While Denim Kin’s attorney entered an appearance on Feb. 5 of this year, more than a month went by without an answer to the complaint from the defendant.

The plaintiff soon filed a notice of intention to enter default judgment.

Again, no response was given, so Shun Da filed for default judgment in late March.

Nine days later, the defendant filed its petition to open default judgment.

In his opinion, Judge Snite noted that while Denim Kim filed its petition within the allotted 10 days of the entry of default judgment, the judge determined that the defendant failed to assert a meritorious defense.

“A defendant may not simply set forth in its petition conclusions of law and challenges to the plaintiff’s proof,” Snite wrote. “Here, Denim Kin’s Petition does not provide facts upon which any alleged meritorious defenses are based.”

Snite wrote that it is unclear what basis the defendant could have for asserting a statute of limitations defense when the contracts at issue are from October and December 2011, and the current lawsuit was filed in April of this year, “certainly within the four year statute of limitations for a contract action in Pennsylvania.”

The judge also notes the fact that while Denim Kin alleges a defense of Shun Da’s own breach of contract, in the defendant’s verified answer, Denim Kin admits that although it received defective materials, Shun Da made a price reduction.

“It is impossible to glean any further defense beyond what Denim Kin admits: that the original contract price was reduced by Shun Da. “Likewise, there are no facts to support Denim Kin’s assertions of Shun Da’s failure to state a cause of action for breach of contract, or how/why Shun Da’s claims are barred by the doctrines of laches, waiver, unclean hands, or estoppel.”

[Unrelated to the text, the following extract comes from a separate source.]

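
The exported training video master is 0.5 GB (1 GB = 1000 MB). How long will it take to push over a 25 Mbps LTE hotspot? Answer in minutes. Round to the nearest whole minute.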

Snite wrote that while Denim Kin asserts that it was understood by the plaintiff’s lawyer that Shun Da had given Denim Kin additional time by which to file its answer, “in no way is this unsupported statement a reasonable explanation or legitimate excuse for the failure to respond within the prescribed time period.”

Snite asked that Superior Court judges affirm his May 1 order because, as he contends, Denim Kin failed to meet the requirements for the court to consider opening the default judgment.

The court docket in the case shows that Shun Da Clothes is being represented by Blank Rome attorney Bridget Eileen Mayer while Denim Kin is being represented by Eric F. Spade of The Spade Law Firm and John M. Willis, another Philadelphia litigator.